One PR source told the Irish Independent last night UNICEF could pay between €1,000 and €2,000 a day for "crisis communications" after news emerged that the 43-year-old's contract with UNICEF had been terminated over her public association with the late Gerry Ryan.

The former South African Ambassador to Ireland became Mr Ryan's partner after she divorced and he parted from his wife.

"Crisis communications is really what we are talking about here. UNICEF have been engulfed in a tsunami of media coverage. The extent of which is shown by their decision to bring in a third party to give their side of the story," a well known Dublin-based public relations executive said.

However, their response to repeated queries about the reason for Ms Verwoerd's sacking has so far amounted to little more than one sentence from UNICEF.
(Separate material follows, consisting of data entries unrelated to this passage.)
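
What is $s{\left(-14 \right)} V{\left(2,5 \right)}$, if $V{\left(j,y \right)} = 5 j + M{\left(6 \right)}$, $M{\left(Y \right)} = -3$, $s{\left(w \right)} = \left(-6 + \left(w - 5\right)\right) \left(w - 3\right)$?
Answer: $2975$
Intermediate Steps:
$s{\left(w \right)} = \left(-11 + w\right) \left(-3 + w\right)$ ($s{\left(w \right)} = \left(-6 + \left(-5 + w\right)\right) \left(-3 + w\right) = \left(-11 + w\right) \left(-3 + w\right)$)
$V{\left(j,y \right)} = -3 + 5 j$ ($V{\left(j,y \right)} = 5 j - 3 = -3 + 5 j$)
$s{\left(-14 \right)} V{\left(2,5 \right)} = \left(33 + \left(-14\right)^{2} - -196\right) \left(-3 + 5 \cdot 2\right) = \left(33 + 196 + 196\right) \left(-3 + 10\right) = 425 \cdot 7 = 2975$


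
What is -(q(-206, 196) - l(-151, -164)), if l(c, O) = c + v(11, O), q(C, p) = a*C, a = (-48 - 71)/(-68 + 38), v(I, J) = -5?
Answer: 9917/15 ≈ 661.13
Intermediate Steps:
a = 119/30 (a = -119/(-30) = -119*(-1/30) = 119/30 ≈ 3.9667)
q(C, p) = 119*C/30
l(c, O) = -5 + c (l(c, O) = c - 5 = -5 + c)
-(q(-206, 196) - l(-151, -164)) = -((119/30)*(-206) - (-5 - 151)) = -(-12257/15 - 1*(-156)) = -(-12257/15 + 156) = -1*(-9917/15) = 9917/15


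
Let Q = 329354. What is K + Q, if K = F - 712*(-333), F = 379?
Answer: 566829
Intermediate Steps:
K = 237475 (K = 379 - 712*(-333) = 379 + 237096 = 237475)
K + Q = 237475 + 329354 = 566829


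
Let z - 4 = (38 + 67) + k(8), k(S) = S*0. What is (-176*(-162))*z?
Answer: 3107808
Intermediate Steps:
k(S) = 0
z = 109 (z = 4 + ((38 + 67) + 0) = 4 + (105 + 0) = 4 + 105 = 109)
(-176*(-162))*z = -176*(-162)*109 = 28512*109 = 3107808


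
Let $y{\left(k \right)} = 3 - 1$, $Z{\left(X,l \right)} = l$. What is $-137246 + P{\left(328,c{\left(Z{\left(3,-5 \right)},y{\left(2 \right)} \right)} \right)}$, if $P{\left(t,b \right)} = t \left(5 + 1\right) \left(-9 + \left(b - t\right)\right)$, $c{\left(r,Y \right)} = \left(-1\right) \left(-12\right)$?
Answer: $-776846$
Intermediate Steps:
$y{\left(k \right)} = 2$
$c{\left(r,Y \right)} = 12$
$P{\left(t,b \right)} = 6 t \left(-9 + b - t\right)$ ($P{\left(t,b \right)} = t 6 \left(-9 + b - t\right) = 6 t \left(-9 + b - t\right)$)
$-137246 + P{\left(328,c{\left(Z{\left(3,-5 \right)},y{\left(2 \right)} \right)} \right)} = -137246 + 6 \cdot 328 \left(-9 + 12 - 328\right) = -137246 + 6 \cdot 328 \left(-325\right) = -137246 - 639600 = -776846$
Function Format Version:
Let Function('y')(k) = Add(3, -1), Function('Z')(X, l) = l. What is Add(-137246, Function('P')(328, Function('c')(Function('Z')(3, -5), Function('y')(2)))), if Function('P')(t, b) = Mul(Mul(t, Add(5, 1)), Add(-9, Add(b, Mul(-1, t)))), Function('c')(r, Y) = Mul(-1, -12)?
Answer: -776846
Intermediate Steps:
Function('y')(k) = 2
Function('c')(r, Y) = 12
Function('P')(t, b) = Mul(6, t, Add(-9, b, Mul(-1, t))) (Function('P')(t, b) = Mul(Mul(t, 6), Add(-9, b, Mul(-1, t))) = Mul(Mul(6, t), Add(-9, b, Mul(-1, t))) = Mul(6, t, Add(-9, b, Mul(-1, t))))
Add(-137246, Function('P')(328, Function('c')(Function('Z')(3, -5), Function('y')(2)))) = Add(-137246, Mul(6, 328, Add(-9, 12, Mul(-1, 328)))) = Add(-137246, Mul(6, 328, Add(-9, 12, -328))) = Add(-137246, Mul(6, 328, -325)) = Add(-137246, -639600) = -776846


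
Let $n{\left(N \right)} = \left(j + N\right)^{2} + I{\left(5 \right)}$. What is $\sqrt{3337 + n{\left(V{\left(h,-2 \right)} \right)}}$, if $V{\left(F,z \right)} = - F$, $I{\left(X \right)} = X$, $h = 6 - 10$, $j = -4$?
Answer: $\sqrt{3342} \approx 57.81$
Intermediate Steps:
$h = -4$ ($h = 6 - 10 = -4$)
$n{\left(N \right)} = 5 + \left(-4 + N\right)^{2}$ ($n{\left(N \right)} = \left(-4 + N\right)^{2} + 5 = 5 + \left(-4 + N\right)^{2}$)
$\sqrt{3337 + n{\left(V{\left(h,-2 \right)} \right)}} = \sqrt{3337 + \left(5 + \left(-4 - -4\right)^{2}\right)} = \sqrt{3337 + \left(5 + \left(-4 + 4\right)^{2}\right)} = \sqrt{3337 + \left(5 + 0^{2}\right)} = \sqrt{3337 + \left(5 + 0\right)} = \sqrt{3337 + 5} = \sqrt{3342}$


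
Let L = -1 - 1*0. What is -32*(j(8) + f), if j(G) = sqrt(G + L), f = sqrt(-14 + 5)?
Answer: -96*I - 32*sqrt(7) ≈ -84.664 - 96.0*I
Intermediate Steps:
L = -1 (L = -1 + 0 = -1)
f = 3*I (f = sqrt(-9) = 3*I ≈ 3.0*I)
j(G) = sqrt(-1 + G) (j(G) = sqrt(G - 1) = sqrt(-1 + G))
-32*(j(8) + f) = -32*(sqrt(-1 + 8) + 3*I) = -32*(sqrt(7) + 3*I) = -96*I - 32*sqrt(7)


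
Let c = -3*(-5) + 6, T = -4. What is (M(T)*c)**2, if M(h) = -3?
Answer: 3969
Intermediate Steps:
c = 21 (c = 15 + 6 = 21)
(M(T)*c)**2 = (-3*21)**2 = (-63)**2 = 3969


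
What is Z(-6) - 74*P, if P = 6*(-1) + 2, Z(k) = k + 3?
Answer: 293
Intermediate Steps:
Z(k) = 3 + k
P = -4 (P = -6 + 2 = -4)
Z(-6) - 74*P = (3 - 6) - 74*(-4) = -3 + 296 = 293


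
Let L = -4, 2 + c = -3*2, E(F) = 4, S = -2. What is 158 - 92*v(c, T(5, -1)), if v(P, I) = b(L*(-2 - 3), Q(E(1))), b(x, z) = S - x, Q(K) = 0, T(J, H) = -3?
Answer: 2182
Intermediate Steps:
c = -8 (c = -2 - 3*2 = -2 - 6 = -8)
b(x, z) = -2 - x
v(P, I) = -22 (v(P, I) = -2 - (-4)*(-2 - 3) = -2 - (-4)*(-5) = -2 - 1*20 = -2 - 20 = -22)
158 - 92*v(c, T(5, -1)) = 158 - 92*(-22) = 158 + 2024 = 2182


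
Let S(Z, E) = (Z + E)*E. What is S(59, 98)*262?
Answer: 4031132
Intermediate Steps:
S(Z, E) = E*(E + Z) (S(Z, E) = (E + Z)*E = E*(E + Z))
S(59, 98)*262 = (98*(98 + 59))*262 = (98*157)*262 = 15386*262 = 4031132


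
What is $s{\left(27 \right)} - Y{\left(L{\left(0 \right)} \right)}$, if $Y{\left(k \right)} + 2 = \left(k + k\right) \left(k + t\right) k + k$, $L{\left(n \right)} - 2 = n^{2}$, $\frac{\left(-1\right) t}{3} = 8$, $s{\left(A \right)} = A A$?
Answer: $905$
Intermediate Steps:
$s{\left(A \right)} = A^{2}$
$t = -24$ ($t = \left(-3\right) 8 = -24$)
$L{\left(n \right)} = 2 + n^{2}$
$Y{\left(k \right)} = -2 + k + 2 k^{2} \left(-24 + k\right)$ ($Y{\left(k \right)} = -2 + \left(\left(k + k\right) \left(k - 24\right) k + k\right) = -2 + \left(2 k \left(-24 + k\right) k + k\right) = -2 + \left(2 k^{2} \left(-24 + k\right) + k\right) = -2 + \left(k + 2 k^{2} \left(-24 + k\right)\right) = -2 + k + 2 k^{2} \left(-24 + k\right)$)
$s{\left(27 \right)} - Y{\left(L{\left(0 \right)} \right)} = 27^{2} - \left(-2 + \left(2 + 0^{2}\right) - 48 \left(2 + 0^{2}\right)^{2} + 2 \left(2 + 0^{2}\right)^{3}\right) = 729 - \left(-2 + \left(2 + 0\right) - 48 \left(2 + 0\right)^{2} + 2 \left(2 + 0\right)^{3}\right) = 729 - \left(-2 + 2 - 48 \cdot 2^{2} + 2 \cdot 2^{3}\right) = 729 - \left(-2 + 2 - 192 + 2 \cdot 8\right) = 729 - \left(-2 + 2 - 192 + 16\right) = 729 - -176 = 729 + 176 = 905$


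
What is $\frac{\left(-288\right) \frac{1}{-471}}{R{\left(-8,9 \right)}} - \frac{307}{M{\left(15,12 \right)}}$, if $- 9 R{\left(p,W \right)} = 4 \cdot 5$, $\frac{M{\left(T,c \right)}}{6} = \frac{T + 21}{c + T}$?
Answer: $- \frac{242723}{6280} \approx -38.65$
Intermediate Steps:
$M{\left(T,c \right)} = \frac{6 \left(21 + T\right)}{T + c}$ ($M{\left(T,c \right)} = 6 \frac{T + 21}{c + T} = 6 \frac{21 + T}{T + c} = \frac{6 \left(21 + T\right)}{T + c}$)
$R{\left(p,W \right)} = - \frac{20}{9}$ ($R{\left(p,W \right)} = - \frac{4 \cdot 5}{9} = \left(- \frac{1}{9}\right) 20 = - \frac{20}{9}$)
$\frac{\left(-288\right) \frac{1}{-471}}{R{\left(-8,9 \right)}} - \frac{307}{M{\left(15,12 \right)}} = \frac{\left(-288\right) \frac{1}{-471}}{- \frac{20}{9}} - \frac{307}{6 \frac{1}{15 + 12} \left(21 + 15\right)} = \left(-288\right) \left(- \frac{1}{471}\right) \left(- \frac{9}{20}\right) - \frac{307}{6 \cdot \frac{1}{27} \cdot 36} = \frac{96}{157} \left(- \frac{9}{20}\right) - \frac{307}{6 \cdot \frac{1}{27} \cdot 36} = - \frac{216}{785} - \frac{307}{8} = - \frac{242723}{6280}$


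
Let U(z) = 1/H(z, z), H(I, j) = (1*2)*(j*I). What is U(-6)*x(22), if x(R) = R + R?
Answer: 11/18 ≈ 0.61111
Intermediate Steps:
x(R) = 2*R
H(I, j) = 2*I*j (H(I, j) = 2*(I*j) = 2*I*j)
U(z) = 1/(2*z²) (U(z) = 1/(2*z*z) = 1/(2*z²))
U(-6)*x(22) = ((½)/(-6)²)*(2*22) = ((½)*(1/36))*44 = (1/72)*44 = 11/18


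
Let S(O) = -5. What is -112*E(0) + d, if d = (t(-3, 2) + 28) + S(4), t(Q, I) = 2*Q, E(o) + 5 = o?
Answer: 577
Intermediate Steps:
E(o) = -5 + o
d = 17 (d = (2*(-3) + 28) - 5 = (-6 + 28) - 5 = 22 - 5 = 17)
-112*E(0) + d = -112*(-5 + 0) + 17 = -112*(-5) + 17 = 560 + 17 = 577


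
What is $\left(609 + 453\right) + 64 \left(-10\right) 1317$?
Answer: $-841818$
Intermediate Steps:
$\left(609 + 453\right) + 64 \left(-10\right) 1317 = 1062 - 842880 = -841818$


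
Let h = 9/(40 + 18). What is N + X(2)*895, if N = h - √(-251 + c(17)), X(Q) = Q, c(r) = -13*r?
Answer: 103829/58 - 2*I*√118 ≈ 1790.2 - 21.726*I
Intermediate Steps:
h = 9/58 ≈ 0.15517
N = 9/58 - 2*I*√118 (N = 9/58 - √(-251 - 13*17) = 9/58 - √(-251 - 221) = 9/58 - √(-472) = 9/58 - 2*I*√118 ≈ 0.15517 - 21.726*I)
N + X(2)*895 = (9/58 - 2*I*√118) + 2*895 = (9/58 - 2*I*√118) + 1790 = 103829/58 - 2*I*√118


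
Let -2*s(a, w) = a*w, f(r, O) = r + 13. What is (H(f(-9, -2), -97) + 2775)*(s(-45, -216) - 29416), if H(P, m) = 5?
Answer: -95287280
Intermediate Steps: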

"UNICEF Ireland does not comment on the details of an employee's contract," the spokesman has responded to all enquiries.

UNICEF also declined to comment on whether actor Liam Neeson's planned fact-finding trip to Mozambique will go ahead this Sunday, which had been organised by Ms Verwoerd.

Controversy

The charity's office in the Eastern African country last night said they "did not have any information" on the actor's visit.

The ongoing controversy over the dismissal of its executive director has raised fears that the fallout from the revelations will lead to a fall off in donations to UNICEF Ireland.

Other charity bosses have said controversy almost always leads to a loss of confidence and a consequent fall in donations in any charity touched by it.

"Donations always drop in any charity that finds itself in the headlines for all the wrong reasons," a senior executive in another charity, who asked not to be identified, said. "It is a fact of life in the business we're in."